Sri Lanka minister warns Tamil Tiger rebels could regroup

COLOMBO (AFP) - Sri Lanka's new government warned on Monday that defeated Tamil Tiger rebels could regroup and orchestrate another conflict, six years after their defeat in the island's separatist war.

Deputy foreign minister Ajith Perera made the comments after members of his government pushed for the European Union to again blacklist the separatist Liberation Tigers of Tamil Eelam (LTTE).

Perera said members of the LTTE had millions of dollars in foreign assets that could be used to fund another guerrilla war at home.

"Their front organisations operate businesses abroad, they run petrol stations, supermarkets and have shipping companies," the minister told reporters in Colombo.

"Even though they have been defeated on the ground, there is a real danger of their trying to regroup." Perera said the EU last week placed the LTTE back on its terror list following a request last year by Sri Lanka's now prime minister - after a European court last October ordered the LTTE's removal from the blacklist.

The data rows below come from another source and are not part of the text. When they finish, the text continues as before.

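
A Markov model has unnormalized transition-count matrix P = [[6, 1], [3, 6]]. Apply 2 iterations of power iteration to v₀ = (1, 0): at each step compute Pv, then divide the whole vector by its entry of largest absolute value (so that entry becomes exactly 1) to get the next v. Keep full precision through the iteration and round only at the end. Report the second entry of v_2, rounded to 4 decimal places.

Pv0 = (6.00000, 3.00000); divide by 6.00000 → v1 = (1.00000, 0.50000)
Pv1 = (6.50000, 6.00000); divide by 6.50000 → v2 = (1.00000, 0.92308)
Requested entry of v2: 36/39 = 0.9231

0.9231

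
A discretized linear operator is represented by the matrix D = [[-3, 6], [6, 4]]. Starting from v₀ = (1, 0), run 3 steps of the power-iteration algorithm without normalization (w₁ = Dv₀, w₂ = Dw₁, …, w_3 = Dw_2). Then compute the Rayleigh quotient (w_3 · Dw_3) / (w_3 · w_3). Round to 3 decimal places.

λ ≈ -0.342

w1 = Dv₀ = ((-3)·1 + 6·0; 6·1 + 4·0) = (-3, 6)
w2 = Dw1 = ((-3)·(-3) + 6·6; 6·(-3) + 4·6) = (45, 6)
w3 = Dw2 = (-99, 294)
Dw3 = (2061, 582)
w3·Dw3 = (-99)·2061 + 294·582 = -32931; w3·w3 = (-99)·(-99) + 294·294 = 96237
λ ≈ -32931/96237 = -0.342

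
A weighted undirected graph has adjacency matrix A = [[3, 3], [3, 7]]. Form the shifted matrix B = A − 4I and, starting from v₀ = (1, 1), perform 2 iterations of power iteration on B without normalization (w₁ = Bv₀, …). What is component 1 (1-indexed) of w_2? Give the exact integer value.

B = A − 4I has rows (-1, 3); (3, 3)
w1 = Bv₀ = ((-1)·1 + 3·1; 3·1 + 3·1) = (2, 6)
w2 = Bw1 = ((-1)·2 + 3·6; 3·2 + 3·6) = (16, 24)
Requested component of w2: 16

16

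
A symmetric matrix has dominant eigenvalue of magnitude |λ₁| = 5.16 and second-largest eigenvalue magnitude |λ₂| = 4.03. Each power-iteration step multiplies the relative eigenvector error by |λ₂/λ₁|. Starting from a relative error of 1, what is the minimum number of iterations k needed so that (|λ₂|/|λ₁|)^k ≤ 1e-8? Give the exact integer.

|λ₂/λ₁| = 4.03/5.16 = 0.78101
Need k ≥ ln(1e-8) / ln(0.78101) = -18.4207 / -0.2472 ≈ 74.526
Smallest integer k satisfying the bound: 75

75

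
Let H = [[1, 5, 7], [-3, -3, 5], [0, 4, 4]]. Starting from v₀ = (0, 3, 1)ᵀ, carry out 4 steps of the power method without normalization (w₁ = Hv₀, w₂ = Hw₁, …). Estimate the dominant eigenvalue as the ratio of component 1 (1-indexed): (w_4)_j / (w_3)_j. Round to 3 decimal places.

3.021

w1 = Hv₀ = (22, -4, 16)
w2 = Hw1 = (114, 26, 48)
w3 = Hw2 = (580, -180, 296)
w4 = Hw3 = (1752, 280, 464)
Ratio at component: 1752 / 580 = 3.021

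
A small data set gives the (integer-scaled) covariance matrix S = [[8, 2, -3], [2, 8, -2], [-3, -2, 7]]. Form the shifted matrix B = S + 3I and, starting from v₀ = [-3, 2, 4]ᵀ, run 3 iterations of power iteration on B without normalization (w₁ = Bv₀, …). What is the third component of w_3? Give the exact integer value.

B = S + 3I has rows (11, 2, -3); (2, 11, -2); (-3, -2, 10)
w1 = Bv₀ = (11·(-3) + 2·2 + (-3)·4; 2·(-3) + 11·2 + (-2)·4; (-3)·(-3) + (-2)·2 + 10·4) = (-41, 8, 45)
w2 = Bw1 = (11·(-41) + 2·8 + (-3)·45; 2·(-41) + 11·8 + (-2)·45; (-3)·(-41) + (-2)·8 + 10·45) = (-570, -84, 557)
w3 = Bw2 = (-8109, -3178, 7448)
Requested component of w3: 7448

7448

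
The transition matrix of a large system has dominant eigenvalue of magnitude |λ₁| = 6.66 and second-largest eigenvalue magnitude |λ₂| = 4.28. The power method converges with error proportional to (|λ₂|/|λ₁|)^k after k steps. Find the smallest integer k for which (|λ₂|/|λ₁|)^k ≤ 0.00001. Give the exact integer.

27

|λ₂/λ₁| = 4.28/6.66 = 0.64264
Need k ≥ ln(0.00001) / ln(0.64264) = -11.5129 / -0.4422 ≈ 26.038
Smallest integer k satisfying the bound: 27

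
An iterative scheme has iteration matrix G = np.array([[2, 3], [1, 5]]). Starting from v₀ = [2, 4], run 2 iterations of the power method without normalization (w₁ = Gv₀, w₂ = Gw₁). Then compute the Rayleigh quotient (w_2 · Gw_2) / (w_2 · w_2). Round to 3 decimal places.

w1 = Gv₀ = (2·2 + 3·4; 1·2 + 5·4) = (16, 22)
w2 = Gw1 = (2·16 + 3·22; 1·16 + 5·22) = (98, 126)
Gw2 = (574, 728)
w2·Gw2 = 98·574 + 126·728 = 147980; w2·w2 = 98·98 + 126·126 = 25480
λ ≈ 147980/25480 = 5.808

5.808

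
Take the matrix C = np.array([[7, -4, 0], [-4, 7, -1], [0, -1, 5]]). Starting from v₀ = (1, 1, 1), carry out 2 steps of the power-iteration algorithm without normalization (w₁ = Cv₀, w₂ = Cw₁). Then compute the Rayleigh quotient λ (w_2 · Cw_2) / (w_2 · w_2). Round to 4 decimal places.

w1 = Cv₀ = (3, 2, 4)
w2 = Cw1 = (13, -2, 18)
Cw2 = (99, -84, 92)
w2·Cw2 = 13·99 + (-2)·(-84) + 18·92 = 3111; w2·w2 = 13·13 + (-2)·(-2) + 18·18 = 497
λ ≈ 3111/497 = 6.2596

λ ≈ 6.2596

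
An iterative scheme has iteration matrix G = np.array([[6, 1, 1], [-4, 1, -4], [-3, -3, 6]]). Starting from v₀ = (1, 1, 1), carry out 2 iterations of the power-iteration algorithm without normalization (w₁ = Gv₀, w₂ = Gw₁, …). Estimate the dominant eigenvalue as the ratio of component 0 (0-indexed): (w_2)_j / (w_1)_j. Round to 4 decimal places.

w1 = Gv₀ = (6·1 + 1·1 + 1·1; (-4)·1 + 1·1 + (-4)·1; (-3)·1 + (-3)·1 + 6·1) = (8, -7, 0)
w2 = Gw1 = (6·8 + 1·(-7) + 1·0; (-4)·8 + 1·(-7) + (-4)·0; (-3)·8 + (-3)·(-7) + 6·0) = (41, -39, -3)
Ratio at component: 41 / 8 = 5.1250

5.1250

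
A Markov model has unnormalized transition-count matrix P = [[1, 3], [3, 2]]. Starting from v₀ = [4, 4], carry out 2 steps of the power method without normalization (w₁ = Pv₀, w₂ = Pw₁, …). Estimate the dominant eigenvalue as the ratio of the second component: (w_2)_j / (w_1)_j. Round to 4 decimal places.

λ ≈ 4.4000

w1 = Pv₀ = (16, 20)
w2 = Pw1 = (76, 88)
Ratio at component: 88 / 20 = 4.4000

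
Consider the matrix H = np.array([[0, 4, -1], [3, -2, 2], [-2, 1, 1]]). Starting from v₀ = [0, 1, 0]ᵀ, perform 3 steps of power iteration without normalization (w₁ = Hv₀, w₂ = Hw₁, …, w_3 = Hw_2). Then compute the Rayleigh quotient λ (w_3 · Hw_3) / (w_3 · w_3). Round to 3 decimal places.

w1 = Hv₀ = (4, -2, 1)
w2 = Hw1 = (-9, 18, -9)
w3 = Hw2 = (81, -81, 27)
Hw3 = (-351, 459, -216)
w3·Hw3 = 81·(-351) + (-81)·459 + 27·(-216) = -71442; w3·w3 = 81·81 + (-81)·(-81) + 27·27 = 13851
λ ≈ -71442/13851 = -5.158

-5.158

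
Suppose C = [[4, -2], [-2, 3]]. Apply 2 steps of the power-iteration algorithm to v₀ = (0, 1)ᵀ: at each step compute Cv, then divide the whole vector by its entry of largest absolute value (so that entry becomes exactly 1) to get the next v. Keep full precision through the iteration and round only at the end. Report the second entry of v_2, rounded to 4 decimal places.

-0.9286

Cv0 = (-2.00000, 3.00000); divide by 3.00000 → v1 = (-0.66667, 1.00000)
Cv1 = (-4.66667, 4.33333); divide by -4.66667 → v2 = (1.00000, -0.92857)
Requested entry of v2: 13/-14 = -0.9286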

"The European Union took the action following a request from our Prime Minister (Ranil Wickremesinghe) in November (when he was the leader of the opposition)," Perera said.

President Maithripala Sirisena, elected in January, has taken steps towards reconciliation with ethnic minority Tamils following the decades-long war that ended in 2009.

His government has pledged to investigate war crimes allegedly committed during the conflict in sharp contrast to former strongman Mahinda Rajapakse who insisted no civilians were killed by his troops.

Sri Lanka has previously said that the LTTE extorted money from Sri Lankans abroad to finance their campaign for an independent homeland in the island's northeast.

Sri Lankan forces crushed the Tigers' leadership in the 2009 military campaign, sparking allegations that up to 40,000 Tamil civilians were killed.

During the height of their power, the LTTE controlled over a third of Sri Lankan territory and was feared for their trademark suicide bombings.

Neighbouring India banned the LTTE after holding them responsible for the May 1991 assassination of former prime minister Rajiv Gandhi. The US outlawed them in 1997.